Minutos antes había ido a la comisaría para pedir que alguien la acompañara. Tenía miedo: "En un momento pensé que no la quería dar o que me iban a robar. Uno piensa cualquier cosa o lo peor. En la comisaría me dijeron que no podían acompañarme. Yo llevaba la plata, iba con mi novio y una amiga. Pero cuando llegamos, había un policía en una garita: le conté la situación y me ayudó. En ese momento, vi a una mujer trayendo en los brazos a un perrito. Me puse a gritar y a llorar. Ella me reconoció… Se me hizo eterna la espera".

Contó que en el viaje de vuelta a su casa, la perra lloró todo el camino. Pensó que estaba herida o que le habían hecho algo: entendió, después, que el llanto de la China era de alegría. "No se imaginan la felicidad que tengo, todavía no puedo creer todo ésto, se terminó la pesadilla. Siempre sentí que ella estaba bien y que me estaba esperando. La soñé durante todo el mes y soñaba que no podía llegar a ella", publicó en las redes sociales que había concebido para viralizar y visibilizar su búsqueda.

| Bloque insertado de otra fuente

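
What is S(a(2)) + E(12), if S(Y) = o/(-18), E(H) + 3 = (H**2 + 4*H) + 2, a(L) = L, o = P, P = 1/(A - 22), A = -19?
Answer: 140959/738 ≈ 191.00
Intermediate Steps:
P = -1/41 (P = 1/(-19 - 22) = 1/(-41) = -1/41 ≈ -0.024390)
o = -1/41 ≈ -0.024390
E(H) = -1 + H**2 + 4*H (E(H) = -3 + ((H**2 + 4*H) + 2) = -3 + (2 + H**2 + 4*H) = -1 + H**2 + 4*H)
S(Y) = 1/738 (S(Y) = -1/41/(-18) = -1/41*(-1/18) = 1/738)
S(a(2)) + E(12) = 1/738 + (-1 + 12**2 + 4*12) = 1/738 + (-1 + 144 + 48) = 1/738 + 191 = 140959/738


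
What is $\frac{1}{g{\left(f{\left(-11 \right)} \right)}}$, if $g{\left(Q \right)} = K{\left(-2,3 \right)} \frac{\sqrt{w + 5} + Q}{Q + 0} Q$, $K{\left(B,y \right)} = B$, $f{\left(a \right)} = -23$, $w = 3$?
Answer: $\frac{23}{1042} + \frac{\sqrt{2}}{521} \approx 0.024787$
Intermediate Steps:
$g{\left(Q \right)} = - 4 \sqrt{2} - 2 Q$ ($g{\left(Q \right)} = - 2 \frac{\sqrt{3 + 5} + Q}{Q + 0} Q = - 2 \frac{\sqrt{8} + Q}{Q} Q = - 2 \frac{2 \sqrt{2} + Q}{Q} Q = - 2 \frac{Q + 2 \sqrt{2}}{Q} Q = - \frac{2 \left(Q + 2 \sqrt{2}\right)}{Q} Q = - 4 \sqrt{2} - 2 Q$)
$\frac{1}{g{\left(f{\left(-11 \right)} \right)}} = \frac{1}{- 4 \sqrt{2} - -46} = \frac{1}{- 4 \sqrt{2} + 46} = \frac{1}{46 - 4 \sqrt{2}}$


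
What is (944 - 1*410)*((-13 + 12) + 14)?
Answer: 6942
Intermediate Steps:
(944 - 1*410)*((-13 + 12) + 14) = (944 - 410)*(-1 + 14) = 534*13 = 6942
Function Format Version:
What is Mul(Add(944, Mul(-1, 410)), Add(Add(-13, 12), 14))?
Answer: 6942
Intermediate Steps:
Mul(Add(944, Mul(-1, 410)), Add(Add(-13, 12), 14)) = Mul(Add(944, -410), Add(-1, 14)) = Mul(534, 13) = 6942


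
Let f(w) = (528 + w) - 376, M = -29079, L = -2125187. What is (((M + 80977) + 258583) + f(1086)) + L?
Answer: -1813468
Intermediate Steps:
f(w) = 152 + w
(((M + 80977) + 258583) + f(1086)) + L = (((-29079 + 80977) + 258583) + (152 + 1086)) - 2125187 = ((51898 + 258583) + 1238) - 2125187 = (310481 + 1238) - 2125187 = 311719 - 2125187 = -1813468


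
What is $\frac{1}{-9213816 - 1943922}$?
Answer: $- \frac{1}{11157738} \approx -8.9624 \cdot 10^{-8}$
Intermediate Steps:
$\frac{1}{-9213816 - 1943922} = \frac{1}{-11157738} = - \frac{1}{11157738}$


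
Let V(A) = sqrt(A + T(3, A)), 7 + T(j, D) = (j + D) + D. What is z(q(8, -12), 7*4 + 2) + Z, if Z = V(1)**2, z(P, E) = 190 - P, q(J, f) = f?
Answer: 201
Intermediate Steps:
T(j, D) = -7 + j + 2*D (T(j, D) = -7 + ((j + D) + D) = -7 + ((D + j) + D) = -7 + (j + 2*D) = -7 + j + 2*D)
V(A) = sqrt(-4 + 3*A) (V(A) = sqrt(A + (-7 + 3 + 2*A)) = sqrt(A + (-4 + 2*A)) = sqrt(-4 + 3*A))
Z = -1 (Z = (sqrt(-4 + 3*1))**2 = (sqrt(-4 + 3))**2 = (sqrt(-1))**2 = I**2 = -1)
z(q(8, -12), 7*4 + 2) + Z = (190 - 1*(-12)) - 1 = (190 + 12) - 1 = 202 - 1 = 201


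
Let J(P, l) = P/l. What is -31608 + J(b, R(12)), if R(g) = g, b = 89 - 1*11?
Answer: -63203/2 ≈ -31602.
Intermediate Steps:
b = 78 (b = 89 - 11 = 78)
-31608 + J(b, R(12)) = -31608 + 78/12 = -31608 + 78*(1/12) = -31608 + 13/2 = -63203/2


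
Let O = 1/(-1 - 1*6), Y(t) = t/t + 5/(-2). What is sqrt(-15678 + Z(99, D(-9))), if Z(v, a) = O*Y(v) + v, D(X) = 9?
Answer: I*sqrt(3053442)/14 ≈ 124.81*I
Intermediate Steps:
Y(t) = -3/2 (Y(t) = 1 + 5*(-1/2) = 1 - 5/2 = -3/2)
O = -1/7 (O = 1/(-1 - 6) = 1/(-7) = -1/7 ≈ -0.14286)
Z(v, a) = 3/14 + v (Z(v, a) = -1/7*(-3/2) + v = 3/14 + v)
sqrt(-15678 + Z(99, D(-9))) = sqrt(-15678 + (3/14 + 99)) = sqrt(-15678 + 1389/14) = sqrt(-218103/14) = I*sqrt(3053442)/14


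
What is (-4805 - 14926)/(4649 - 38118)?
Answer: 19731/33469 ≈ 0.58953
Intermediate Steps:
(-4805 - 14926)/(4649 - 38118) = -19731/(-33469) = -19731*(-1/33469) = 19731/33469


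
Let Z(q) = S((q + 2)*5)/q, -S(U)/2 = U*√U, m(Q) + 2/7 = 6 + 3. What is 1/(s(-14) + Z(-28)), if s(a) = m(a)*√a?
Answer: 7*I/(-61*√14 + 65*√130) ≈ 0.013649*I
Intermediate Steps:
m(Q) = 61/7 (m(Q) = -2/7 + (6 + 3) = -2/7 + 9 = 61/7)
S(U) = -2*U^(3/2) (S(U) = -2*U*√U = -2*U^(3/2))
s(a) = 61*√a/7
Z(q) = -2*(10 + 5*q)^(3/2)/q (Z(q) = (-2*5*√5*(q + 2)^(3/2))/q = (-2*5*√5*(2 + q)^(3/2))/q = (-2*(10 + 5*q)^(3/2))/q = -2*(10 + 5*q)^(3/2)/q)
1/(s(-14) + Z(-28)) = 1/(61*√(-14)/7 - 10*√5*(2 - 28)^(3/2)/(-28)) = 1/(61*(I*√14)/7 - 10*√5*(-1/28)*(-26)^(3/2)) = 1/(61*I*√14/7 - 10*√5*(-1/28)*(-26*I*√26)) = 1/(61*I*√14/7 - 65*I*√130/7) = 1/(-65*I*√130/7 + 61*I*√14/7)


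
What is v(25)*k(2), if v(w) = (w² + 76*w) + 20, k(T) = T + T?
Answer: 10180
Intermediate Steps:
k(T) = 2*T
v(w) = 20 + w² + 76*w
v(25)*k(2) = (20 + 25² + 76*25)*(2*2) = (20 + 625 + 1900)*4 = 2545*4 = 10180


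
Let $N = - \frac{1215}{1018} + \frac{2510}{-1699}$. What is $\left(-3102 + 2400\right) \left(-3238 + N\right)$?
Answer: $\frac{1967357099331}{864791} \approx 2.275 \cdot 10^{6}$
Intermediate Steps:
$N = - \frac{4619465}{1729582}$ ($N = \left(-1215\right) \frac{1}{1018} + 2510 \left(- \frac{1}{1699}\right) = - \frac{1215}{1018} - \frac{2510}{1699} = - \frac{4619465}{1729582} \approx -2.6709$)
$\left(-3102 + 2400\right) \left(-3238 + N\right) = \left(-3102 + 2400\right) \left(-3238 - \frac{4619465}{1729582}\right) = \left(-702\right) \left(- \frac{5605005981}{1729582}\right) = \frac{1967357099331}{864791}$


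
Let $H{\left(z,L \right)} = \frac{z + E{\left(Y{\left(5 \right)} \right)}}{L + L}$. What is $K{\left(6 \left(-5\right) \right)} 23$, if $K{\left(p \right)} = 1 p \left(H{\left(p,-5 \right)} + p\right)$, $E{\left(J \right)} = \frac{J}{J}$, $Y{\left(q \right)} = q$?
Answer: $18699$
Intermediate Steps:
$E{\left(J \right)} = 1$
$H{\left(z,L \right)} = \frac{1 + z}{2 L}$ ($H{\left(z,L \right)} = \frac{z + 1}{L + L} = \frac{1 + z}{2 L}$)
$K{\left(p \right)} = p \left(- \frac{1}{10} + \frac{9 p}{10}\right)$ ($K{\left(p \right)} = 1 p \left(\frac{1 + p}{2 \left(-5\right)} + p\right) = p \left(\frac{1}{2} \left(- \frac{1}{5}\right) \left(1 + p\right) + p\right) = p \left(\left(- \frac{1}{10} - \frac{p}{10}\right) + p\right) = p \left(- \frac{1}{10} + \frac{9 p}{10}\right)$)
$K{\left(6 \left(-5\right) \right)} 23 = \frac{6 \left(-5\right) \left(-1 + 9 \cdot 6 \left(-5\right)\right)}{10} \cdot 23 = \frac{1}{10} \left(-30\right) \left(-1 + 9 \left(-30\right)\right) 23 = \frac{1}{10} \left(-30\right) \left(-1 - 270\right) 23 = \frac{1}{10} \left(-30\right) \left(-271\right) 23 = 813 \cdot 23 = 18699$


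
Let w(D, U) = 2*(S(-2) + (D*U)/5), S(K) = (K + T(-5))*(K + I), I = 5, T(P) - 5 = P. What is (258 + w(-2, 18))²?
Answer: 1340964/25 ≈ 53639.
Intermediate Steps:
T(P) = 5 + P
S(K) = K*(5 + K) (S(K) = (K + (5 - 5))*(K + 5) = (K + 0)*(5 + K) = K*(5 + K))
w(D, U) = -12 + 2*D*U/5 (w(D, U) = 2*(-2*(5 - 2) + (D*U)/5) = 2*(-2*3 + (D*U)*(⅕)) = 2*(-6 + D*U/5) = -12 + 2*D*U/5)
(258 + w(-2, 18))² = (258 + (-12 + (⅖)*(-2)*18))² = (258 + (-12 - 72/5))² = (258 - 132/5)² = (1158/5)² = 1340964/25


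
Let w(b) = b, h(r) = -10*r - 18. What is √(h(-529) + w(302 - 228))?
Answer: 9*√66 ≈ 73.116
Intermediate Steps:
h(r) = -18 - 10*r
√(h(-529) + w(302 - 228)) = √((-18 - 10*(-529)) + (302 - 228)) = √((-18 + 5290) + 74) = √(5272 + 74) = √5346 = 9*√66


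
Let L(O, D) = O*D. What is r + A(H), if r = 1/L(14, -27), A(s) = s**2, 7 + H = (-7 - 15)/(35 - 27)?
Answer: 287461/3024 ≈ 95.060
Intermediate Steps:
L(O, D) = D*O
H = -39/4 (H = -7 + (-7 - 15)/(35 - 27) = -7 - 22/8 = -7 - 22*1/8 = -7 - 11/4 = -39/4 ≈ -9.7500)
r = -1/378 (r = 1/(-27*14) = 1/(-378) = -1/378 ≈ -0.0026455)
r + A(H) = -1/378 + (-39/4)**2 = -1/378 + 1521/16 = 287461/3024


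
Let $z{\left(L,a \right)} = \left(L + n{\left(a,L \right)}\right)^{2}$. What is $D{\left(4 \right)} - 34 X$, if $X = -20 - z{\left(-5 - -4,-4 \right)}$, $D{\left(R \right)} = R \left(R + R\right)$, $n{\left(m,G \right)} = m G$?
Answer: $1018$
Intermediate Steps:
$n{\left(m,G \right)} = G m$
$z{\left(L,a \right)} = \left(L + L a\right)^{2}$
$D{\left(R \right)} = 2 R^{2}$ ($D{\left(R \right)} = R 2 R = 2 R^{2}$)
$X = -29$ ($X = -20 - \left(-5 - -4\right)^{2} \left(1 - 4\right)^{2} = -20 - \left(-5 + 4\right)^{2} \left(-3\right)^{2} = -20 - \left(-1\right)^{2} \cdot 9 = -20 - 1 \cdot 9 = -20 - 9 = -29$)
$D{\left(4 \right)} - 34 X = 2 \cdot 4^{2} - -986 = 2 \cdot 16 + 986 = 32 + 986 = 1018$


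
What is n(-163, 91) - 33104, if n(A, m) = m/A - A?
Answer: -5369474/163 ≈ -32942.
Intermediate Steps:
n(A, m) = -A + m/A
n(-163, 91) - 33104 = (-1*(-163) + 91/(-163)) - 33104 = (163 + 91*(-1/163)) - 33104 = (163 - 91/163) - 33104 = 26478/163 - 33104 = -5369474/163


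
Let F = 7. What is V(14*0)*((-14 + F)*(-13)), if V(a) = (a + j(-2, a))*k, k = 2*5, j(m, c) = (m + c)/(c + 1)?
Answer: -1820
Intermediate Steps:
j(m, c) = (c + m)/(1 + c)
k = 10
V(a) = 10*a + 10*(-2 + a)/(1 + a) (V(a) = (a + (a - 2)/(1 + a))*10 = (a + (-2 + a)/(1 + a))*10 = 10*a + 10*(-2 + a)/(1 + a))
V(14*0)*((-14 + F)*(-13)) = (10*(-2 + (14*0)² + 2*(14*0))/(1 + 14*0))*((-14 + 7)*(-13)) = (10*(-2 + 0² + 2*0)/(1 + 0))*(-7*(-13)) = (10*(-2 + 0 + 0)/1)*91 = (10*1*(-2))*91 = -20*91 = -1820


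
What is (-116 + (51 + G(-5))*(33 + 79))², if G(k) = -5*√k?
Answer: 29747216 - 6267520*I*√5 ≈ 2.9747e+7 - 1.4015e+7*I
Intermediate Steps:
(-116 + (51 + G(-5))*(33 + 79))² = (-116 + (51 - 5*I*√5)*(33 + 79))² = (-116 + (51 - 5*I*√5)*112)² = (-116 + (5712 - 560*I*√5))² = (5596 - 560*I*√5)²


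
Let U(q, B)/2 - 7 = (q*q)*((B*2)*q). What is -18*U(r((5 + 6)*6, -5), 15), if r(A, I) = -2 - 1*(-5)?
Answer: -29412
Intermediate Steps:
r(A, I) = 3 (r(A, I) = -2 + 5 = 3)
U(q, B) = 14 + 4*B*q**3 (U(q, B) = 14 + 2*((q*q)*((B*2)*q)) = 14 + 2*(q**2*((2*B)*q)) = 14 + 2*(q**2*(2*B*q)) = 14 + 2*(2*B*q**3) = 14 + 4*B*q**3)
-18*U(r((5 + 6)*6, -5), 15) = -18*(14 + 4*15*3**3) = -18*(14 + 4*15*27) = -18*(14 + 1620) = -18*1634 = -29412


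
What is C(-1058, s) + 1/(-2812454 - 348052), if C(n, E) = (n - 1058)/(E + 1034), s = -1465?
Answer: 6687630265/1362178086 ≈ 4.9095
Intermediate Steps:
C(n, E) = (-1058 + n)/(1034 + E)
C(-1058, s) + 1/(-2812454 - 348052) = (-1058 - 1058)/(1034 - 1465) + 1/(-2812454 - 348052) = -2116/(-431) + 1/(-3160506) = -1/431*(-2116) - 1/3160506 = 2116/431 - 1/3160506 = 6687630265/1362178086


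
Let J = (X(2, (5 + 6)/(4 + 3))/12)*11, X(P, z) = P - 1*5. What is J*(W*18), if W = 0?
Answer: 0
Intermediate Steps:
X(P, z) = -5 + P (X(P, z) = P - 5 = -5 + P)
J = -11/4 (J = ((-5 + 2)/12)*11 = -3*1/12*11 = -1/4*11 = -11/4 ≈ -2.7500)
J*(W*18) = -0*18 = -11/4*0 = 0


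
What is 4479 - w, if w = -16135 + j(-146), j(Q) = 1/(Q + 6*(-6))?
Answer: 3751749/182 ≈ 20614.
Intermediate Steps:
j(Q) = 1/(-36 + Q) (j(Q) = 1/(Q - 36) = 1/(-36 + Q))
w = -2936571/182 (w = -16135 + 1/(-36 - 146) = -16135 + 1/(-182) = -16135 - 1/182 = -2936571/182 ≈ -16135.)
4479 - w = 4479 - 1*(-2936571/182) = 4479 + 2936571/182 = 3751749/182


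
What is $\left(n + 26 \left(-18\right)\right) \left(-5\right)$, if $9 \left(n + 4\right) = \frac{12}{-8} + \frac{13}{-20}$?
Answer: $\frac{85003}{36} \approx 2361.2$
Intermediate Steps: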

La mujer que la rescató le pidió el dinero de la recompensa, los 30.000 pesos. Nunca habló del auto -un Ford Ka de 1996- que había alimentado la gratificación a tono con la desesperación de su dueña. "Ella me dijo que se le estaba cayendo el techo de la casa, que necesitaba la plata. Parecía una buena mujer. Por eso se la di directamente, ni siquiera me la pidió cuando nos encontramos, solo se la di", recordó Jésica, que de tan abrumada por la situación no sabe cómo se llama la persona que le devolvió a su perra.
La mujer le contó que la encontró después de que la tiraran de un auto, que la quiso agarrar a pensar de que la perra la haya querido morder. Finalmente pudo llevársela a su casa, dentro del asentamiento. Jésica había recorrido ese barrio y había distribuido volantes. Cree que la mujer se había encariñado con la perra pero terminó cediendo ante el ruido mediático que generó su historia y al pedido de los vecinos que también se habían enterado por los medios la procedencia del perro.
China se había perdido en el cruce de las avenidas Juan B. Justo y San Martín. Un mes exacto después regresó a los brazos de su dueña a quince cuadras de distancia de su última vez: "Todavía no lo puedo creer. No tiene un rasguño, no sé cómo llegó viva a ese lugar". Ya tiene nuevo pretal, nueva chapita y la alegría de una mascota que recuperó su espíritu.
En las redes sociales, donde las muestras de apoyo y afecto se multiplicaron, posteó un mensaje a modo de moraleja. "No bajen los brazos nunca, hay que seguir siempre y hacerle caso a lo que uno siente" acompañado por una imagen conmovedora: el video de Jésica y China, otra vez juntas.